Das Plakatpapier erhält eine spezielle Hi-Tech-Beschichtung, die vergleichbare Schutzeigenschaften mit einer nachträglichen Druckvereinbarkeit vereint. Dadurch können Aufwand und Zeitvorläufe im Sinne der Endanwender von Plakaten deutlich reduziert werden.

Das aktuell verwendete Bilderdruckpapier als Grundmaterial reagiert durch seine hygroskopischen Eigenschaften ausgesprochen stark auf diese Belastungen.

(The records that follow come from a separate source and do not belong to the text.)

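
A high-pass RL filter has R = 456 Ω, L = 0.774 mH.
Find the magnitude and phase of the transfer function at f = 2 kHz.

Step 1 — Angular frequency: ω = 2π·2000 = 1.257e+04 rad/s.
Step 2 — Transfer function: H(jω) = jωL/(R + jωL).
Step 3 — Numerator jωL = j·9.726; denominator R + jωL = 456 + j9.726.
Step 4 — H = 0.0004548 + j0.02132.
Step 5 — Magnitude: |H| = 0.02132 (-33.4 dB); phase: φ = 88.8°.

|H| = 0.02132 (-33.4 dB), φ = 88.8°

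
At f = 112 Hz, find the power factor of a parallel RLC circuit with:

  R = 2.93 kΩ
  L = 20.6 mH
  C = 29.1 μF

Step 1 — Angular frequency: ω = 2π·f = 2π·112 = 703.7 rad/s.
Step 2 — Component impedances:
  R: Z = R = 2930 Ω
  L: Z = jωL = j·703.7·0.0206 = 0 + j14.5 Ω
  C: Z = 1/(jωC) = -j/(ω·C) = 0 - j48.83 Ω
Step 3 — Parallel combination: 1/Z_total = 1/R + 1/L + 1/C; Z_total = 0.1451 + j20.62 Ω = 20.62∠89.6° Ω.
Step 4 — Power factor: PF = cos(φ) = Re(Z)/|Z| = 0.14506/20.616 = 0.007036.
Step 5 — Type: Im(Z) = 20.62 ⇒ lagging (phase φ = 89.6°).

PF = 0.007036 (lagging, φ = 89.6°)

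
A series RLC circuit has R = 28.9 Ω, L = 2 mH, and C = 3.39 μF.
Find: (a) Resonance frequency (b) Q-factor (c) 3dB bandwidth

Step 1 — Resonance: ω₀ = 1/√(LC) = 1/√(0.002·3.39e-06) = 1.214e+04 rad/s.
Step 2 — f₀ = ω₀/(2π) = 1933 Hz.
Step 3 — Series Q: Q = ω₀L/R = 1.214e+04·0.002/28.9 = 0.8405.
Step 4 — Bandwidth: Δω = ω₀/Q = 1.445e+04 rad/s; BW = Δω/(2π) = 2300 Hz.

(a) f₀ = 1933 Hz  (b) Q = 0.8405  (c) BW = 2300 Hz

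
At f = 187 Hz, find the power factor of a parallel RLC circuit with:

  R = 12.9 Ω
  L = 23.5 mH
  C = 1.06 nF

Step 1 — Angular frequency: ω = 2π·f = 2π·187 = 1175 rad/s.
Step 2 — Component impedances:
  R: Z = R = 12.9 Ω
  L: Z = jωL = j·1175·0.0235 = 0 + j27.61 Ω
  C: Z = 1/(jωC) = -j/(ω·C) = 0 - j8.029e+05 Ω
Step 3 — Parallel combination: 1/Z_total = 1/R + 1/L + 1/C; Z_total = 10.59 + j4.947 Ω = 11.69∠25.0° Ω.
Step 4 — Power factor: PF = cos(φ) = Re(Z)/|Z| = 10.589/11.687 = 0.906.
Step 5 — Type: Im(Z) = 4.947 ⇒ lagging (phase φ = 25.0°).

PF = 0.906 (lagging, φ = 25.0°)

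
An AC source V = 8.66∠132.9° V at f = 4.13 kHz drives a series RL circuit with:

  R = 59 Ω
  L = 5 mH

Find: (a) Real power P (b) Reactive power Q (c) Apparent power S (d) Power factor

Step 1 — Angular frequency: ω = 2π·f = 2π·4130 = 2.595e+04 rad/s.
Step 2 — Component impedances:
  R: Z = R = 59 Ω
  L: Z = jωL = j·2.595e+04·0.005 = 0 + j129.7 Ω
Step 3 — Series combination: Z_total = R + L = 59 + j129.7 Ω = 142.5∠65.5° Ω.
Step 4 — Source phasor: V = 8.66∠132.9° V = -5.895 + j6.344 V.
Step 5 — Current: I = V / Z = 0.0234 + j0.05607 A = 0.06076∠67.4° A.
Step 6 — Complex power: S = V·I* = 0.2178 + j0.479 VA.
Step 7 — Real power: P = Re(S) = 0.2178 W.
Step 8 — Reactive power: Q = Im(S) = 0.479 VAR.
Step 9 — Apparent power: |S| = 0.5262 VA.
Step 10 — Power factor: PF = P/|S| = 0.4139 (lagging).

(a) P = 0.2178 W  (b) Q = 0.479 VAR  (c) S = 0.5262 VA  (d) PF = 0.4139 (lagging)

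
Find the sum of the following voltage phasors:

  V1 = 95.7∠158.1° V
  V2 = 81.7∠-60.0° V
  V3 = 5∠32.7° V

Step 1 — Convert each phasor to rectangular form:
  V1 = 95.7·(cos(158.1°) + j·sin(158.1°)) = -88.79 + j35.69 V
  V2 = 81.7·(cos(-60.0°) + j·sin(-60.0°)) = 40.85 - j70.75 V
  V3 = 5·(cos(32.7°) + j·sin(32.7°)) = 4.208 + j2.701 V
Step 2 — Sum components: V_total = -43.74 - j32.36 V.
Step 3 — Convert to polar: |V_total| = 54.41 V, ∠V_total = -143.5°.

V_total = 54.41∠-143.5° V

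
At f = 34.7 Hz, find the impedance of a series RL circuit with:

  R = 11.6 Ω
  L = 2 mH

Step 1 — Angular frequency: ω = 2π·f = 2π·34.7 = 218 rad/s.
Step 2 — Component impedances:
  R: Z = R = 11.6 Ω
  L: Z = jωL = j·218·0.002 = 0 + j0.4361 Ω
Step 3 — Series combination: Z_total = R + L = 11.6 + j0.4361 Ω = 11.61∠2.2° Ω.

Z = 11.6 + j0.4361 Ω = 11.61∠2.2° Ω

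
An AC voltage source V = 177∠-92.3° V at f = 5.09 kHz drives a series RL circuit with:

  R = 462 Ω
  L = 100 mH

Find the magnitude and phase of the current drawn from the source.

Step 1 — Angular frequency: ω = 2π·f = 2π·5090 = 3.198e+04 rad/s.
Step 2 — Component impedances:
  R: Z = R = 462 Ω
  L: Z = jωL = j·3.198e+04·0.1 = 0 + j3198 Ω
Step 3 — Series combination: Z_total = R + L = 462 + j3198 Ω = 3231∠81.8° Ω.
Step 4 — Source phasor: V = 177∠-92.3° V = -7.103 - j176.9 V.
Step 5 — Ohm's law: I = V / Z_total = (-7.103 - j176.9) / (462 + j3198) = -0.05448 - j0.00565 A.
Step 6 — Convert to polar: |I| = 0.05478 A, ∠I = -174.1°.

I = 0.05478∠-174.1° A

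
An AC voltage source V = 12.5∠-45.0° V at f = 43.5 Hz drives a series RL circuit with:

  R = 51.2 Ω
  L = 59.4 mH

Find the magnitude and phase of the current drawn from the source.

Step 1 — Angular frequency: ω = 2π·f = 2π·43.5 = 273.3 rad/s.
Step 2 — Component impedances:
  R: Z = R = 51.2 Ω
  L: Z = jωL = j·273.3·0.0594 = 0 + j16.24 Ω
Step 3 — Series combination: Z_total = R + L = 51.2 + j16.24 Ω = 53.71∠17.6° Ω.
Step 4 — Source phasor: V = 12.5∠-45.0° V = 8.839 - j8.839 V.
Step 5 — Ohm's law: I = V / Z_total = (8.839 - j8.839) / (51.2 + j16.24) = 0.1071 - j0.2066 A.
Step 6 — Convert to polar: |I| = 0.2327 A, ∠I = -62.6°.

I = 0.2327∠-62.6° A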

Unter Umständen wird das Plakat durch Beschädigungen in seinen optischen Eigenschaften erheblich eingeschränkt oder - falls das Plakat ein- oder zerreißt - wird der Wechsler gestoppt. Das ist für das Unternehmen, das den Aushang durchführt, extrem kritisch, da es sich negativ auf die Werbekampagne und somit auf die Kunden auswirkt.